Emily was a figure skater whose spins and spirals came more naturally than her jumps. But what Emily couldn't accomplish on the ice, she more than made up for with her compassion, a gift her mother hopes will be her child's legacy.
At 10, Emily started her own foundation _ Kids Helping Other Kids _ to benefit children with special needs. Today, her family and friends are carrying on with the cause at the same time they are carrying on with life. One has been easier than the other.
"They say we're all here to learn lessons," Edna Greco says. "I truly believe that Emily was here to teach us all one. When perfect strangers call me and say, `You don't know me, but she changed my life' _ it doesn't take my pain away, but it is something."

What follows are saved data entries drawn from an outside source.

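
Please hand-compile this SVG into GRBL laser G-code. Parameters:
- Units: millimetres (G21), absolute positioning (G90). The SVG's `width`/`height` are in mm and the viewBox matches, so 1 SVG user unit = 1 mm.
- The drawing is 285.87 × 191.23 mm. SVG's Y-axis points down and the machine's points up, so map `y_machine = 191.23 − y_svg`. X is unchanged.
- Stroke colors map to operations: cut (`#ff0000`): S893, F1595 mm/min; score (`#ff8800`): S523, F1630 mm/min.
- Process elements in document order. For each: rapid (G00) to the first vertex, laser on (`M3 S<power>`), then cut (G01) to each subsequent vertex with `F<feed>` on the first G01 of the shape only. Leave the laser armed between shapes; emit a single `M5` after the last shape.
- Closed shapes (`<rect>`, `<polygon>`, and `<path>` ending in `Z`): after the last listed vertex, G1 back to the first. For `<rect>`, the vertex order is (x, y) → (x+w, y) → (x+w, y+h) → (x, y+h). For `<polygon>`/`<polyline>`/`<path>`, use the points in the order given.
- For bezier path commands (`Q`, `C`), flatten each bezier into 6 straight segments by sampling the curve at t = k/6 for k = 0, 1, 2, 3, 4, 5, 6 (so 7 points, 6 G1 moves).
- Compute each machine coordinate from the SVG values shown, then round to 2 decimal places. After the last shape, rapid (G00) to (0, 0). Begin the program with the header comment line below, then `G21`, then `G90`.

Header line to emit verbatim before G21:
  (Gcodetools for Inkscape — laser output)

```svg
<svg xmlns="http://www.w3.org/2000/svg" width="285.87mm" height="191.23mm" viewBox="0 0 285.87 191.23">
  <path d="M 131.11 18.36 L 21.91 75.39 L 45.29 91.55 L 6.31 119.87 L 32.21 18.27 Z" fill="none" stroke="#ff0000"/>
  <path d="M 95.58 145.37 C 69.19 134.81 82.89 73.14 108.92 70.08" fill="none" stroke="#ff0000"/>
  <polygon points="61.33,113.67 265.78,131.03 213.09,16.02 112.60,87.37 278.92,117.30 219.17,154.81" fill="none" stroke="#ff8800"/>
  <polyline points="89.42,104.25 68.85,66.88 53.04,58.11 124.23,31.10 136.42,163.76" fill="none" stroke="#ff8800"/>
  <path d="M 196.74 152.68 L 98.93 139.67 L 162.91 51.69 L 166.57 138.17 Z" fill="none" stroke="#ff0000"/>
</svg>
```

Since the viewBox matches the mm dimensions, user units are millimetres directly. The only transform is the Y-flip y_m = 191.23 − y_svg.

Shape 1 is a closed polygon drawn with `<path>`. Its stroke #ff0000 means cut at S893, F1595. After flipping Y the toolpath is (131.11,172.87) → (21.91,115.84) → (45.29,99.68) → (6.31,71.36) → (32.21,172.96) → (131.11,172.87), returning to the start.

Shape 2 is a cubic bezier drawn with `<path>`. Its stroke #ff0000 means cut at S893, F1595. After flipping Y the toolpath is (95.58,45.86) → (85.60,54.89) → (81.53,69.39) → (82.59,86.32) → (88.03,102.62) → (97.06,115.24) → (108.92,121.15).

Shape 3 is a closed polygon drawn with `<polygon>`. Its stroke #ff8800 means score at S523, F1630. After flipping Y the toolpath is (61.33,77.56) → (265.78,60.20) → (213.09,175.21) → (112.60,103.86) → (278.92,73.93) → (219.17,36.42) → (61.33,77.56), returning to the start.

Shape 4 is a open polyline drawn with `<polyline>`. Its stroke #ff8800 means score at S523, F1630. After flipping Y the toolpath is (89.42,86.98) → (68.85,124.35) → (53.04,133.12) → (124.23,160.13) → (136.42,27.47).

Shape 5 is a closed polygon drawn with `<path>`. Its stroke #ff0000 means cut at S893, F1595. After flipping Y the toolpath is (196.74,38.55) → (98.93,51.56) → (162.91,139.54) → (166.57,53.06) → (196.74,38.55), returning to the start.

(Gcodetools for Inkscape — laser output)
G21
G90
G00 X131.11 Y172.87
M3 S893
G01 X21.91 Y115.84 F1595
G01 X45.29 Y99.68
G01 X6.31 Y71.36
G01 X32.21 Y172.96
G01 X131.11 Y172.87
G00 X95.58 Y45.86
M3 S893
G01 X85.60 Y54.89 F1595
G01 X81.53 Y69.39
G01 X82.59 Y86.32
G01 X88.03 Y102.62
G01 X97.06 Y115.24
G01 X108.92 Y121.15
G00 X61.33 Y77.56
M3 S523
G01 X265.78 Y60.20 F1630
G01 X213.09 Y175.21
G01 X112.60 Y103.86
G01 X278.92 Y73.93
G01 X219.17 Y36.42
G01 X61.33 Y77.56
G00 X89.42 Y86.98
M3 S523
G01 X68.85 Y124.35 F1630
G01 X53.04 Y133.12
G01 X124.23 Y160.13
G01 X136.42 Y27.47
G00 X196.74 Y38.55
M3 S893
G01 X98.93 Y51.56 F1595
G01 X162.91 Y139.54
G01 X166.57 Y53.06
G01 X196.74 Y38.55
M5
G00 X0.00 Y0.00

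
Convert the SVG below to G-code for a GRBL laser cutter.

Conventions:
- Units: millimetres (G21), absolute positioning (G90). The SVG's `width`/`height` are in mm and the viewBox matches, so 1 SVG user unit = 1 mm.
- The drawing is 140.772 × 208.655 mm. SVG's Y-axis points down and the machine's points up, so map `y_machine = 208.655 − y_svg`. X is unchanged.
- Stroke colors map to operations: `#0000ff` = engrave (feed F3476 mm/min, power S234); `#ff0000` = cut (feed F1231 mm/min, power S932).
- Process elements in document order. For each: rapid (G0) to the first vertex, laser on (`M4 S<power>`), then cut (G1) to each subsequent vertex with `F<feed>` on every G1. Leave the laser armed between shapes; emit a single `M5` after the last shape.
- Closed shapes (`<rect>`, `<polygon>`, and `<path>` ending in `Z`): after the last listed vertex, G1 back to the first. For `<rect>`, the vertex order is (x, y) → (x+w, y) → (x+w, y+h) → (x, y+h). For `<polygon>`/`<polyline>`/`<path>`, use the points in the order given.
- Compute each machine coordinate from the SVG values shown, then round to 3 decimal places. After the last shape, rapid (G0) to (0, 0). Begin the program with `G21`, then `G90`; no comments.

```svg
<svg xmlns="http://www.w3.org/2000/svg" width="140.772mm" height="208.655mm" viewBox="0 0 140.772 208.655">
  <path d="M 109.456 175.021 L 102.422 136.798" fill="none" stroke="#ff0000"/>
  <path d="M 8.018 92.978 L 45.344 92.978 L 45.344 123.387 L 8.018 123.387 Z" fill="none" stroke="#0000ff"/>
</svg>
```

G21
G90
G0 X109.456 Y33.634
M4 S932
G1 X102.422 Y71.857 F1231
G0 X8.018 Y115.677
M4 S234
G1 X45.344 Y115.677 F3476
G1 X45.344 Y85.268 F3476
G1 X8.018 Y85.268 F3476
G1 X8.018 Y115.677 F3476
M5
G0 X0.000 Y0.000

1 u = 1 mm; y_m = 208.655 − y.

[1] `<path>` line segment, #ff0000→cut S932 F1231: (109.456,33.634) → (102.422,71.857)

[2] `<path>` rectangle, #0000ff→engrave S234 F3476: (8.018,115.677) → (45.344,115.677) → (45.344,85.268) → (8.018,85.268) → (8.018,115.677) (closed)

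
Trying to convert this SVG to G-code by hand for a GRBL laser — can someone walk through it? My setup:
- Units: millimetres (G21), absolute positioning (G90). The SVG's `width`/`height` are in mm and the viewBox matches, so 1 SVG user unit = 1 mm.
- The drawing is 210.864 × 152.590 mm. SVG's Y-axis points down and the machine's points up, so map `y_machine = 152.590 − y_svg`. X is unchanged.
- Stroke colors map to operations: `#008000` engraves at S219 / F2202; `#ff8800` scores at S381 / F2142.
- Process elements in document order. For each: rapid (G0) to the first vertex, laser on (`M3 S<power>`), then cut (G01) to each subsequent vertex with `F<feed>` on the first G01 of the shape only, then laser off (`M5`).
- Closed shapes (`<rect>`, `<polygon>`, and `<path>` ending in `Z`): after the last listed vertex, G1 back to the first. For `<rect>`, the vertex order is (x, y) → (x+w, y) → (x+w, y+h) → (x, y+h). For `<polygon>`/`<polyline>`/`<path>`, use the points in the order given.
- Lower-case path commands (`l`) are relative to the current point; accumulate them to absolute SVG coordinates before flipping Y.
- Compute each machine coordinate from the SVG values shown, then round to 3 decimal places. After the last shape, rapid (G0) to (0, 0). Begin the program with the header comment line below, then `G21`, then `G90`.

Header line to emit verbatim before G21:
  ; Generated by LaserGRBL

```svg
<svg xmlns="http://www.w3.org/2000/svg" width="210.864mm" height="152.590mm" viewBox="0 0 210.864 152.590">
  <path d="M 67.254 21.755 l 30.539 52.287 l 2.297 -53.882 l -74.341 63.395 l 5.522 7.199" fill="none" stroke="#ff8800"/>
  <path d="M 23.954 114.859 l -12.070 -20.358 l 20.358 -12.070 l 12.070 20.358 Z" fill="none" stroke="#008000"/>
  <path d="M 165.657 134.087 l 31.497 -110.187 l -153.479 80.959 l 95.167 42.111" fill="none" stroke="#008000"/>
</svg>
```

viewBox `0 0 210.864 152.590` with mm width/height → 1 unit = 1 mm. Flip: y_m = 152.590 − y_svg.

**Shape 1** — `<path>` open polyline, stroke `#ff8800` → score (S381, F2142). Machine vertices: (67.254,130.835) → (97.793,78.548) → (100.090,132.430) → (25.749,69.035) → (31.271,61.836). Open path.

**Shape 2** — `<path>` regular polygon, stroke `#008000` → engrave (S219, F2202). Machine vertices: (23.954,37.731) → (11.884,58.089) → (32.242,70.159) → (44.312,49.801) → (23.954,37.731). Closed: final G1 returns to the first vertex.

**Shape 3** — `<path>` open polyline, stroke `#008000` → engrave (S219, F2202). Machine vertices: (165.657,18.503) → (197.154,128.690) → (43.675,47.731) → (138.842,5.620). Open path.

; Generated by LaserGRBL
G21
G90
G0 X67.254 Y130.835
M3 S381
G01 X97.793 Y78.548 F2142
G01 X100.090 Y132.430
G01 X25.749 Y69.035
G01 X31.271 Y61.836
M5
G0 X23.954 Y37.731
M3 S219
G01 X11.884 Y58.089 F2202
G01 X32.242 Y70.159
G01 X44.312 Y49.801
G01 X23.954 Y37.731
M5
G0 X165.657 Y18.503
M3 S219
G01 X197.154 Y128.690 F2202
G01 X43.675 Y47.731
G01 X138.842 Y5.620
M5
G0 X0.000 Y0.000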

"When you talked with your precious words,
you touched me in my heart.
I want you to be by my side for the rest of my life
guiding me to make the right choices.
HERO."
They sat side-by-side at Memorial Park, mother and daughter, eating lunch at the end-of-the-summer picnic for the special-needs program in St. Clair Shores.
It was August 1999. Emily had just turned 10.
"She finished lunch, and I was sitting across from a couple, talking, and then they left," Edna Greco recalled. "I looked over at Emily. She had tears welling up, and a tear rolled down her face. I said, `What's wrong with you?' She said, `Look at that, Mom.' "
Edna looked to her right. Two special-needs staff members were lifting a boy from his wheelchair onto a swing.
"That is so sad," Emily said.
Edna told her daughter: "We take for granted _ you can run over there right now and jump on that swing and swing as high as you want anytime. And that little boy can't. That's where it takes the money. These people have to be specially trained to help."
Emily, still in tears, looked at her mother.
"I'm going to raise a thousand dollars next year!" she said.